SPD nach Wahldesaster: Reformen oder Untergang der Volkspartei?
Die SPD hat bei den jüngsten Landtagswahlen eine weitere schwere Niederlage erlitten, was dringende Reformforderungen ausgelöst hat. Parteichef Lars Klingbeil übernahm die Verantwortung für die enttäuschenden Ergebnisse, während führende Vertreter vor einer "existenzbedrohenden Krise" warnten, falls nicht bald Kurskorrekturen erfolgen.
Der Niedergang der SPD hat sich in den vergangenen fünf Jahren dramatisch beschleunigt. Bei der Bundestagswahl 2021 erreichte die Partei noch 25,7 Prozent der Zweitstimmen. Aktuelle Prognosen für 2025 deuten jedoch auf einen Rückgang der Unterstützung auf nur noch 16 bis 18 Prozent hin. Auch die Landtagsergebnisse bestätigen diesen Trend: In Nordrhein-Westfalen (2022) fiel die SPD auf 27,3 Prozent, in Schleswig-Holstein gar auf 6,7 Prozent. Bei der Berliner Wahl 2023 kam die Partei lediglich auf 18,3 Prozent – weit unter früheren Werten.

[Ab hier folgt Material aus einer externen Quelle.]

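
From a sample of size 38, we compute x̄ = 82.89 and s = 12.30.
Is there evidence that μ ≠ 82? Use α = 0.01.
One-sample t-test:
H₀: μ = 82
H₁: μ ≠ 82
df = n - 1 = 37
t = (x̄ - μ₀) / (s/√n) = (82.89 - 82) / (12.30/√38) = 0.446
p-value = 0.6582

Since p-value > α = 0.01, we fail to reject H₀.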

Philipp Türmer, Vorsitzender der Jusos, bezeichnete das jüngste Ergebnis als "Desaster". Er kritisierte die Parteiführung dafür, es versäumt zu haben, die SPD zu erneuern oder eine überzeugende Vision vorzulegen. Ralf Stegner, ein erfahrener Außenpolitiker der SPD, schloss sich dieser Einschätzung an und sprach von einer "existenzbedrohenden Krise", die sofortiges Handeln erfordere.
Klingbeil reagierte mit dem Versprechen, die Reformdebatten neu zu beleben und drängende Probleme anzugehen. Türmer ging noch einen Schritt weiter und forderte klare Konsequenzen – möglicherweise inklusive struktureller und personeller Veränderungen. Er betonte, dass die Krise tiefer gehe als eine einzelne Wahl oder Umfrage.

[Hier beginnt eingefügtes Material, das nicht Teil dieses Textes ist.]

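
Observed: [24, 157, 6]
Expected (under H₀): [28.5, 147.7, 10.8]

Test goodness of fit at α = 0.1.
Chi-square goodness of fit test:
H₀: observed counts match expected distribution
H₁: observed counts differ from expected distribution
df = k - 1 = 2
χ² = Σ(O - E)²/E
   = (24 - 28.5)²/28.5 + (157 - 147.7)²/147.7 + (6 - 10.8)²/10.8
   = 0.711 + 0.586 + 2.133
   = 3.43
p-value = 0.1800

Since p-value > α = 0.1, we fail to reject H₀.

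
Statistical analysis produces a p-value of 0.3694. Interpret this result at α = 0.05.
Since p = 0.3694 > α = 0.05, fail to reject H₀.
There is insufficient evidence to reject the null hypothesis; the result is not statistically significant at the 0.05 level.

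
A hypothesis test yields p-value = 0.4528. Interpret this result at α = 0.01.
Since p = 0.4528 > α = 0.01, fail to reject H₀.
There is insufficient evidence to reject the null hypothesis; the result is not statistically significant at the 0.01 level.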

Die SPD steht nun unter wachsendem Druck, ihre Ausrichtung grundlegend zu überarbeiten. Angesichts schrumpfender Zustimmung und immer lauter werdender interner Reformrufe muss die Partei schnell handeln, um ihre Talfahrt zu stoppen. Die nächsten Schritte werden entscheiden, ob sie sich bis zur Bundestagswahl 2025 erholen kann.